Our enduring oral traditions need to be mainstreamed

India’s enduring oral traditions need to be mainstreamed

Oral traditions preserve history, knowledge of the times, lifestyles, and our connection with other cultures

Gopichand Katragadda

India has a rich oral tradition that has survived into the modern ages. Some 10 years ago, for a family event, I had the opportunity to organise a Hari Katha. The storyteller (Haridasu) was a talented lady from the borderlands between Andhra and Karnataka. The Haridasu was a singer, musician, storyteller, actor, stand-up comedian and salesperson, all rolled into one! The accompanists were talented players of the mridangam and the harmonium. The artists were not full-time Hari Katha exponents. I guessed that the harmonium player was a tailor, as he had designed the harmonium to work on air pumped by a leg-activated mechanism, much like a sewing machine.

In addition to Hari Katha, the Telugu lands also have the Burra Katha and Oggu Katha traditions, amongst other oral forms. The Oggu Katha rhythm and style have been picked up by activists like Gaddar to sing stories of oppression and songs of revolution. India is a treasure-house of these beautiful oral traditions across its length and breadth. These traditional forms of storytelling are barely surviving. However, the old storylines themselves are thriving in modern storytelling, including in our movies.

A popular Tamil oral tradition is the story of love between a tribal girl and the warrior god Murugan. It is said that the Kuruvas (a mountain-dwelling pastoral tribe) found a baby girl abandoned amidst creepers in a forest. The head Kuruva took her home and named her Valli, the creeper. Valli grew up to be a dusky beauty, admired and loved by all the forest-dwellers.

Once, when the tribesmen were away, Valli and her friends were guarding the crops of their tribe from atop an elevated platform. A hunter from the mountains wandered into the Kuruva lands, chasing a deer. The hunter upon spotting Valli was so smitten by her that he proposed marriage. Before much else could happen, though, Valli’s tribe folk returned, and the hunter slipped away.

The hunter would return several times, seeking Valli’s hand in marriage. Valli also grew fond of the young hunter and accepted the proposal. The Kuruvas came to know of this and were infuriated that a ‘foreigner’ had dared approach one of their girls.

However, on learning that the hunter was none other than Murugan, their warrior god, their anger turned into joy, and they celebrated the wedding with great pomp and splendour.

Many contemporary movies still follow this storyline in which boy meets girl, boy falls in love, girl falls in love, girl’s family does not agree to their marriage, girl’s family realise their folly, girl is married to boy, they live happily ever after!

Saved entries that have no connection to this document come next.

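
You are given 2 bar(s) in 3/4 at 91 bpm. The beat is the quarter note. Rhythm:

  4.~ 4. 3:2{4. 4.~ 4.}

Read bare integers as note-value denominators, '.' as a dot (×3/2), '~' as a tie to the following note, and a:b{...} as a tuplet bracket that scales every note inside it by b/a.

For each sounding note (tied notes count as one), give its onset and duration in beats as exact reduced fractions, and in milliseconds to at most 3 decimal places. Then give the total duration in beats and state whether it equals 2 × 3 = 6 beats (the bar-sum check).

1) 0.0ms=0b +1978.022ms=3b
2) 1978.022ms=3b +659.341ms=1b
3) 2637.363ms=4b +1318.681ms=2b
Σ=6b of 6 (91bpm 3/4) — PASS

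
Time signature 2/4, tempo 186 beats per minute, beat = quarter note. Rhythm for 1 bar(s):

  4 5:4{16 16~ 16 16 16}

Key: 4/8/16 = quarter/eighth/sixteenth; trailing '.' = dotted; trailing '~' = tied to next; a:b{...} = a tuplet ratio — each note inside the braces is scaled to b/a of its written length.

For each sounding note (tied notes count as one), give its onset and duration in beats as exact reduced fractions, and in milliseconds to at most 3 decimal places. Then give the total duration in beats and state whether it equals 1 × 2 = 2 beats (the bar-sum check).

1) 0.0ms=0b +322.581ms=1b
2) 322.581ms=1b +64.516ms=1/5b
3) 387.097ms=6/5b +129.032ms=2/5b
4) 516.129ms=8/5b +64.516ms=1/5b
5) 580.645ms=9/5b +64.516ms=1/5b
Σ=2b of 2 (186bpm 2/4) — PASS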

The oral traditions of Kerala sing the songs of Manikanta, an orphan boy, who was adopted by the childless king Rajasekara and his queen. However, in time, the queen gave birth to a baby boy. She wanted her own son to ascend the throne and hence wanted Manikanta out of the way. The queen feigned a strange ailment that required tiger’s milk as a cure and requested that Manikanta go to the forests and procure tiger’s milk for her. The queen’s ploy was that Manikanta would surely be killed in this endeavour and he would not return.

Manikanta took up the task of getting the tiger’s milk for his mother, despite knowing her misguided intentions. After many an adventure, Manikanta returned home triumphantly, riding a tigress. The queen realised the divine nature of her foster-son. Rajasekara and his queen requested Manikanta to take over the kingdom. Prince Manikanta demurred, installed his younger brother – the queen’s son -- on the throne, and left for the hills of Sabari, where he is worshipped eternally as Ayyappan, the divine yogi.

This story is a little more complex but is still a part of our ethos as that of the responsible adopted son, a stepmother whose affection for her own offspring clouds her judgement, the adopted son shows his greatness, the stepmother repents, the adopted son renounces wealth and walks away into the sunset.

While our oral traditions may not disappear and do get embedded into our current storytelling, it is still incumbent upon us to save the beauty of the original storytelling that has been passed on by previous generations. These oral traditions preserve history, knowledge of the times, lifestyles, and our connection with other cultures. How do we make our oral traditions more mainstream today? That is the known unknown for me.